Phitchaya and etc from MIT CSAIL proposed a programming model which can mapping individual algorithms from PetaBricks programs to parameterized OpenCL programs, then use autotuner to find the better mapping to gain better performance on heterogenous platforms.
PetaBricks is a language that the programmer can describe the multiple ways to solve one single problem and use autotuner to determine which ways can achieve better performance on the current platform. For example, for the algorithm to blur a 3×3 matrix, we can write an algorithm to iterating over the matrix once and each point sum and average a 3×3 sub matrix. Or we can first calculate sum and average for 1×3 sub matrix and then perform another 3×1 sub matrix. So the compilation of the PetaBricks is autotuned for performance.
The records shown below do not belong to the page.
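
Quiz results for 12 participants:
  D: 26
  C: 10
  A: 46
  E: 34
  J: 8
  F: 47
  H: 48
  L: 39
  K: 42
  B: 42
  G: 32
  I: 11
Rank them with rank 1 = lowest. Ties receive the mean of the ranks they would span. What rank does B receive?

Sorted (ascending): 8, 10, 11, 26, 32, 34, 39, 42, 42, 46, 47, 48
The 2 values of 42 occupy positions 8–9 → average rank (8+9)/2 = 8.5.
B has value 42 → rank 8.5.

8.5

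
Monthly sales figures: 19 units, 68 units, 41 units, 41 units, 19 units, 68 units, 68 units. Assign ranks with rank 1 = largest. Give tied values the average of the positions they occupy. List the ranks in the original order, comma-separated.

6.5, 2, 4.5, 4.5, 6.5, 2, 2

Sorted (descending): 68, 68, 68, 41, 41, 19, 19
The 3 values of 68 occupy positions 1–3 → average rank 2.
The 2 values of 41 occupy positions 4–5 → average rank (4+5)/2 = 4.5.
The 2 values of 19 occupy positions 6–7 → average rank (6+7)/2 = 6.5.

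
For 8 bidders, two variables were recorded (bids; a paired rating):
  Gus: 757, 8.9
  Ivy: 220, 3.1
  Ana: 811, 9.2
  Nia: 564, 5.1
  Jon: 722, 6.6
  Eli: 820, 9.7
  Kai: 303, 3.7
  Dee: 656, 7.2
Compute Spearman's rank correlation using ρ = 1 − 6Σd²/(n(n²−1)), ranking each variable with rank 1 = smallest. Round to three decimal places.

0.976

Ranks of variable 1: 6, 1, 7, 3, 5, 8, 2, 4
Ranks of variable 2: 6, 1, 7, 3, 4, 8, 2, 5
d = r₁ − r₂: 0, 0, 0, 0, 1, 0, 0, -1
d²: 0, 0, 0, 0, 1, 0, 0, 1; Σd² = 2
ρ = 1 − 6·2/(8·63) = 1 − 12/504 = 0.976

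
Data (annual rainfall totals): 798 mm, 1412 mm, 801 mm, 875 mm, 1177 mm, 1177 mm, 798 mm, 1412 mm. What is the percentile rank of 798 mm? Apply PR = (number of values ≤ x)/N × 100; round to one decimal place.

N = 8.
Strictly below 798: 0. Equal to 798: 2.
PR = 2/8 × 100 = 25.0

25.0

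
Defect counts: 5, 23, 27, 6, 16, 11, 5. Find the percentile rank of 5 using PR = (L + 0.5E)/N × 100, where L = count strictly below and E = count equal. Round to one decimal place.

N = 7.
Strictly below 5: 0. Equal to 5: 2.
PR = (0 + 0.5·2)/7 × 100 = 14.3

14.3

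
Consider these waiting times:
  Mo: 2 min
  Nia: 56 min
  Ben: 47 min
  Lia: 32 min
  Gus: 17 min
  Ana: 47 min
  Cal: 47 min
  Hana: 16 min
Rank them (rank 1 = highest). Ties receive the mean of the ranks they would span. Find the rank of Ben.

3

Sorted (descending): 56, 47, 47, 47, 32, 17, 16, 2
The 3 values of 47 occupy positions 2–4 → average rank 3.
Ben has value 47 min → rank 3.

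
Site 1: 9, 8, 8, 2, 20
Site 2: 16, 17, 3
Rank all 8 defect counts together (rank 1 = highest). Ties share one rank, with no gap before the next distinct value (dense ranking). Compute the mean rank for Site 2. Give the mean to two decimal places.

Sorted (descending): 20, 17, 16, 9, 8, 8, 3, 2
The 2 values of 8 share dense rank 5.
Remaining distinct values take the next consecutive integers.
Site 2 values → pooled ranks: 16→3, 17→2, 3→6
Mean rank = (3 + 2 + 6) / 3 = 3.67

3.67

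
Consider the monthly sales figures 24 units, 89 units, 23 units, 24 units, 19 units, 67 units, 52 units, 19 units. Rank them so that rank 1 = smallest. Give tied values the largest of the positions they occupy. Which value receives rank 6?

52

Sorted (ascending): 19, 19, 23, 24, 24, 52, 67, 89
The 2 values of 19 occupy positions 1–2 → each gets rank 2.
The 2 values of 24 occupy positions 4–5 → each gets rank 5.
Rank 6 → value 52.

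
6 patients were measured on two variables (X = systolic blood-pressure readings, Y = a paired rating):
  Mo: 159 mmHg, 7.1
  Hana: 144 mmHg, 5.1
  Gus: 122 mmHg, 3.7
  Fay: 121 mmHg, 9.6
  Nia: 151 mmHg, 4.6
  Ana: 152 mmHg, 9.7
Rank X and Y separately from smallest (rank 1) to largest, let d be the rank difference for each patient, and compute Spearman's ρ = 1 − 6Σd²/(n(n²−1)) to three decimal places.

Ranks of variable 1: 6, 3, 2, 1, 4, 5
Ranks of variable 2: 4, 3, 1, 5, 2, 6
d = r₁ − r₂: 2, 0, 1, -4, 2, -1
d²: 4, 0, 1, 16, 4, 1; Σd² = 26
ρ = 1 − 6·26/(6·35) = 1 − 156/210 = 0.257

0.257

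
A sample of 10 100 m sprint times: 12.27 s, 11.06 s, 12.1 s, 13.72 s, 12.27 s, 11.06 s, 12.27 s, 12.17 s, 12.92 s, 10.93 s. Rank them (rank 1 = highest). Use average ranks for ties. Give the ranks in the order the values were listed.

Sorted (descending): 13.72, 12.92, 12.27, 12.27, 12.27, 12.17, 12.1, 11.06, 11.06, 10.93
The 3 values of 12.27 occupy positions 3–5 → average rank 4.
The 2 values of 11.06 occupy positions 8–9 → average rank (8+9)/2 = 8.5.

4, 8.5, 7, 1, 4, 8.5, 4, 6, 2, 10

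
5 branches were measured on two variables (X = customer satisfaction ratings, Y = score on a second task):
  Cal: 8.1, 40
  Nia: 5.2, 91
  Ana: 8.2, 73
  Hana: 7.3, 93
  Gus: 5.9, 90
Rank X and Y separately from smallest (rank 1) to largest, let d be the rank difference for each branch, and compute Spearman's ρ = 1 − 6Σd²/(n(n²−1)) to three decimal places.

-0.600

Ranks of variable 1: 4, 1, 5, 3, 2
Ranks of variable 2: 1, 4, 2, 5, 3
d = r₁ − r₂: 3, -3, 3, -2, -1
d²: 9, 9, 9, 4, 1; Σd² = 32
ρ = 1 − 6·32/(5·24) = 1 − 192/120 = -0.600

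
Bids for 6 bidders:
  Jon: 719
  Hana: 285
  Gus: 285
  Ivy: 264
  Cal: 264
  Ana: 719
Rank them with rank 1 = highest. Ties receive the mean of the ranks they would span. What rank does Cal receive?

Sorted (descending): 719, 719, 285, 285, 264, 264
The 2 values of 719 occupy positions 1–2 → average rank (1+2)/2 = 1.5.
The 2 values of 285 occupy positions 3–4 → average rank (3+4)/2 = 3.5.
The 2 values of 264 occupy positions 5–6 → average rank (5+6)/2 = 5.5.
Cal has value 264 → rank 5.5.

5.5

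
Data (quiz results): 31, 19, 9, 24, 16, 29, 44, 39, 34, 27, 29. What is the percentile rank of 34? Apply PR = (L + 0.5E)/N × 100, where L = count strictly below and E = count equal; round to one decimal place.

N = 11.
Strictly below 34: 8. Equal to 34: 1.
PR = (8 + 0.5·1)/11 × 100 = 77.3

77.3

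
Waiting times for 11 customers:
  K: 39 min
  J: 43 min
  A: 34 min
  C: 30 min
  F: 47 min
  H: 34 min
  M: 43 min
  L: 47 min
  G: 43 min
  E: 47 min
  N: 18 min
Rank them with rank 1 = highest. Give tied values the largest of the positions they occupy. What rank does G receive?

Sorted (descending): 47, 47, 47, 43, 43, 43, 39, 34, 34, 30, 18
The 3 values of 47 occupy positions 1–3 → each gets rank 3.
The 3 values of 43 occupy positions 4–6 → each gets rank 6.
The 2 values of 34 occupy positions 8–9 → each gets rank 9.
G has value 43 min → rank 6.

6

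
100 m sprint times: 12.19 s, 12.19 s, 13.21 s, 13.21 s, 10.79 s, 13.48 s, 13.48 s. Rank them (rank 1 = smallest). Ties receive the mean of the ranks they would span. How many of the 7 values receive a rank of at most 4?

Sorted (ascending): 10.79, 12.19, 12.19, 13.21, 13.21, 13.48, 13.48
The 2 values of 12.19 occupy positions 2–3 → average rank (2+3)/2 = 2.5.
The 2 values of 13.21 occupy positions 4–5 → average rank (4+5)/2 = 4.5.
The 2 values of 13.48 occupy positions 6–7 → average rank (6+7)/2 = 6.5.
Ranks ≤ 4: {1, 2.5, 2.5} → 3 values.

3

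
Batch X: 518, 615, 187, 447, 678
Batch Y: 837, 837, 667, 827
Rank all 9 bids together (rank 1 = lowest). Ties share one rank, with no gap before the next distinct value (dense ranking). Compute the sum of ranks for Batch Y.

28

Sorted (ascending): 187, 447, 518, 615, 667, 678, 827, 837, 837
The 2 values of 837 share dense rank 8.
Remaining distinct values take the next consecutive integers.
Batch Y values → pooled ranks: 837→8, 837→8, 667→5, 827→7
Rank sum = 8 + 8 + 5 + 7 = 28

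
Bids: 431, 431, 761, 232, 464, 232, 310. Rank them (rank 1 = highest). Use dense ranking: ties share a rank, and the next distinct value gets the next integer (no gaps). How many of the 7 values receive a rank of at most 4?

Sorted (descending): 761, 464, 431, 431, 310, 232, 232
The 2 values of 431 share dense rank 3.
The 2 values of 232 share dense rank 5.
Remaining distinct values take the next consecutive integers.
Ranks ≤ 4: {1, 2, 3, 3, 4} → 5 values.

5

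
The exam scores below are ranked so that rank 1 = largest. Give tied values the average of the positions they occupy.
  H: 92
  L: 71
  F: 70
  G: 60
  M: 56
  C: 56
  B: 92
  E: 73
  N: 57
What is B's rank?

Sorted (descending): 92, 92, 73, 71, 70, 60, 57, 56, 56
The 2 values of 92 occupy positions 1–2 → average rank (1+2)/2 = 1.5.
The 2 values of 56 occupy positions 8–9 → average rank (8+9)/2 = 8.5.
B has value 92 → rank 1.5.

1.5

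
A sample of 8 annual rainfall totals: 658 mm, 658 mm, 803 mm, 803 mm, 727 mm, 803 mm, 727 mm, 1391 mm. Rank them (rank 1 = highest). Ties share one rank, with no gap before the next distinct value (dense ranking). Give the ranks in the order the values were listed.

4, 4, 2, 2, 3, 2, 3, 1

Sorted (descending): 1391, 803, 803, 803, 727, 727, 658, 658
The 3 values of 803 share dense rank 2.
The 2 values of 727 share dense rank 3.
The 2 values of 658 share dense rank 4.
Remaining distinct values take the next consecutive integers.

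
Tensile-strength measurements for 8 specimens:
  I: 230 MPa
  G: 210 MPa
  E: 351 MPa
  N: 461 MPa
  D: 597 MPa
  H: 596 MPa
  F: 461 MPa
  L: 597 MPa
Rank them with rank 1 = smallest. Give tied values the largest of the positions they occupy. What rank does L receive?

Sorted (ascending): 210, 230, 351, 461, 461, 596, 597, 597
The 2 values of 461 occupy positions 4–5 → each gets rank 5.
The 2 values of 597 occupy positions 7–8 → each gets rank 8.
L has value 597 MPa → rank 8.

8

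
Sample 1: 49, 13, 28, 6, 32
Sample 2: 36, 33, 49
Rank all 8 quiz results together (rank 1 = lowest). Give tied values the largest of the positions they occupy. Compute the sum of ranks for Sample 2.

19

Sorted (ascending): 6, 13, 28, 32, 33, 36, 49, 49
The 2 values of 49 occupy positions 7–8 → each gets rank 8.
Sample 2 values → pooled ranks: 36→6, 33→5, 49→8
Rank sum = 6 + 5 + 8 = 19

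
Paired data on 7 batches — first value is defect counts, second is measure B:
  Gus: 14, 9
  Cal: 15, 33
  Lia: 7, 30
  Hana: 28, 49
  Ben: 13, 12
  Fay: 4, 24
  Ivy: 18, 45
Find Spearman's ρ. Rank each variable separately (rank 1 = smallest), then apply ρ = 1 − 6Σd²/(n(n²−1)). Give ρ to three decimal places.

Ranks of variable 1: 4, 5, 2, 7, 3, 1, 6
Ranks of variable 2: 1, 5, 4, 7, 2, 3, 6
d = r₁ − r₂: 3, 0, -2, 0, 1, -2, 0
d²: 9, 0, 4, 0, 1, 4, 0; Σd² = 18
ρ = 1 − 6·18/(7·48) = 1 − 108/336 = 0.679

0.679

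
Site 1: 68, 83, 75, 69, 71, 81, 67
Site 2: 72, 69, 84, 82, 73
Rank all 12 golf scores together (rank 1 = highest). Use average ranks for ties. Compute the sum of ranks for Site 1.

Sorted (descending): 84, 83, 82, 81, 75, 73, 72, 71, 69, 69, 68, 67
The 2 values of 69 occupy positions 9–10 → average rank (9+10)/2 = 9.5.
Site 1 values → pooled ranks: 68→11, 83→2, 75→5, 69→9.5, 71→8, 81→4, 67→12
Rank sum = 11 + 2 + 5 + 9.5 + 8 + 4 + 12 = 51.5

51.5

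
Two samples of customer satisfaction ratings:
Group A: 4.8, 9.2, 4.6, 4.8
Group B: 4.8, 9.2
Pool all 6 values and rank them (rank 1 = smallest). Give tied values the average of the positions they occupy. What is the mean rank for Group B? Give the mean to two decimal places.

Sorted (ascending): 4.6, 4.8, 4.8, 4.8, 9.2, 9.2
The 3 values of 4.8 occupy positions 2–4 → average rank 3.
The 2 values of 9.2 occupy positions 5–6 → average rank (5+6)/2 = 5.5.
Group B values → pooled ranks: 4.8→3, 9.2→5.5
Mean rank = (3 + 5.5) / 2 = 4.25

4.25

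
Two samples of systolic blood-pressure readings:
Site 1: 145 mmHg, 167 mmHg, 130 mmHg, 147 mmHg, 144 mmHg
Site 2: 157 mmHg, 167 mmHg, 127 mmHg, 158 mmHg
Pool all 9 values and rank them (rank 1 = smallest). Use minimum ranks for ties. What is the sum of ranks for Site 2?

Sorted (ascending): 127, 130, 144, 145, 147, 157, 158, 167, 167
The 2 values of 167 occupy positions 8–9 → each gets rank 8.
Site 2 values → pooled ranks: 157→6, 167→8, 127→1, 158→7
Rank sum = 6 + 8 + 1 + 7 = 22

22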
With the compiled binary code for both GPU and CPU, they also proposed a task based runtime to balance the workload. They use work stealing scheme for CPU task management and work pushing for GPU task management. The rules are (1) When a GPU task is ready, it will be pushed to GPU task queue. (2) When a CPU task is ready because of a GPU task(dependency), GPU management thread will push it to a random CPU worker. (3) When a CPU task is ready because of a CPU task, the new task will be stole by the CPU worker and pushed to the top of the queue.
Some algorithms are composition of other algorithms, for example, a graph algorithm might contains deep first search(DFS) and hash table. There are many different implementations of DFS and hashes, and for different architecture, different combinations of them might have different performance. How to choose both of them?